US 12,135,786 B2
	Method and system for identifying malware
Nikolay Sergeevich Prudkovskij, Moscow (RU); and Dmitry Aleksandrovich Volkov, Moscow (RU)
Assigned to F.A.C.C.T. NETWORK SECURITY LLC, Moscow (RU)
Filed by F.A.C.C.T. NETWORK SECURITY LLC, Moscow (RU)
Filed on Mar. 3, 2022, as Appl. No. 17/685,588.
Application 17/685,588 is a continuation of application No. PCT/RU2020/000140, filed on Mar. 16, 2020.
Claims priority of application No. 2020110068 (RU), filed on Mar. 10, 2020.
Prior Publication US 2022/0188417 A1, Jun. 16, 2022
Int. Cl.
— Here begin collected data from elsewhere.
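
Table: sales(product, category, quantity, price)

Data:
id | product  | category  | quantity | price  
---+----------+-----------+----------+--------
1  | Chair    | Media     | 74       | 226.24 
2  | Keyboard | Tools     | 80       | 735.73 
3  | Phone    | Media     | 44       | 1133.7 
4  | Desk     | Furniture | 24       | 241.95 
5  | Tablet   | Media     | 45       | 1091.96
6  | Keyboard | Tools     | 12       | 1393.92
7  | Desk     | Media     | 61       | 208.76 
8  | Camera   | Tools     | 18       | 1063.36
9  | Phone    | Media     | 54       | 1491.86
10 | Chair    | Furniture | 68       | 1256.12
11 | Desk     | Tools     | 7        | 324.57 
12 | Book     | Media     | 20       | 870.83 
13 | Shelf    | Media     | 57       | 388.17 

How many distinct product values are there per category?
SELECT category, COUNT(DISTINCT product)
FROM sales
GROUP BY category

Result:
  Furniture: 2 distinct
  Media: 6 distinct
  Tools: 3 distinct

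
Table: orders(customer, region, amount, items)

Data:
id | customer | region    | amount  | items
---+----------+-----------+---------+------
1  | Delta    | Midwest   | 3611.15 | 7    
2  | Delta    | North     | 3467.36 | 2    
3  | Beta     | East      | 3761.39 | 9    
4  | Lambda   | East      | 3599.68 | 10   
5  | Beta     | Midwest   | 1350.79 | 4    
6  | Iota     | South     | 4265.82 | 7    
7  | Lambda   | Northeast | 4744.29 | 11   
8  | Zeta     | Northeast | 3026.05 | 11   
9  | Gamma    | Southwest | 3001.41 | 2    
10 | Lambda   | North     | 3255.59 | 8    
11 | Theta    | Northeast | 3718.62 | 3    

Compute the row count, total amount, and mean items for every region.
SELECT region,
       COUNT(*) as cnt,
       SUM(amount) as total_amount,
       AVG(items) as avg_items
FROM orders
GROUP BY region

Result:
  East: 2 records, 7361.07 total amount, 9.50 avg items
  Midwest: 2 records, 4961.94 total amount, 5.50 avg items
  North: 2 records, 6722.95 total amount, 5.00 avg items
  Northeast: 3 records, 11488.96 total amount, 8.33 avg items
  South: 1 records, 4265.82 total amount, 7.00 avg items
  Southwest: 1 records, 3001.41 total amount, 2.00 avg items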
G06F 21/00 (2013.01); G06F 21/53 (2013.01); G06F 21/56 (2013.01)

CPC G06F 21/566 (2013.01) [G06F 21/53 (2013.01); G06F 2221/033 (2013.01)]

8 Claims

1. A computer-implementable method for training an ensemble of classifiers to determine malware families of malware, the method comprising:

receiving a given sample of training malware of a plurality of samples of training malware;

analyzing the given sample of training malware in an isolated environment;

generating a respective behavioral report including indications of actions executed by the given sample of training malware in the isolated environment;

identifying within the respective behavioral reports associated with each one of the plurality of samples of training malware, a report group of behavioral reports associated with the samples of training malware of a given malware family;

determining by analyzing actions in the report group associated with the given malware family, reference actions common to every sample of training malware in the given malware family;

generating for a given behavioral report of the report group, a respective training feature vector of a respective plurality of training feature vectors associated with the given malware family, generating a given value of the respective training feature vector comprises:

determining whether a receptive field of the given behavioral report corresponds to a respective reference action associated with the given malware family;

training a given classifier of the ensemble of classifiers, based on the respective plurality of training feature vectors to determine if a given in-use sample of malware is of the given malware family; and

using the ensemble of classifiers to identify the given in-use sample of malware by:

receiving the given in-use sample of malware;

analyzing the given in-use sample of malware in the isolated environment;

generating an in-use behavioral report including indications of actions executed by the given in-use sample of malware;

generating a given in-use feature vector associated with the given in-use sample of malware,

a given value of the in-use feature vector being generated based on data in a given field of the in-use behavioral report which corresponds to a respective reference action associated with a respective malware family;

feeding the given in-use feature vector to a respective classifier the ensemble of classifiers associated with the respective malware family to generate a prediction outcome indicative of whether the given in-use sample of malware is of the respective malware family or not; and

storing data of the prediction outcome in association with the given in-use sample of malware for further use in the identifying the malware.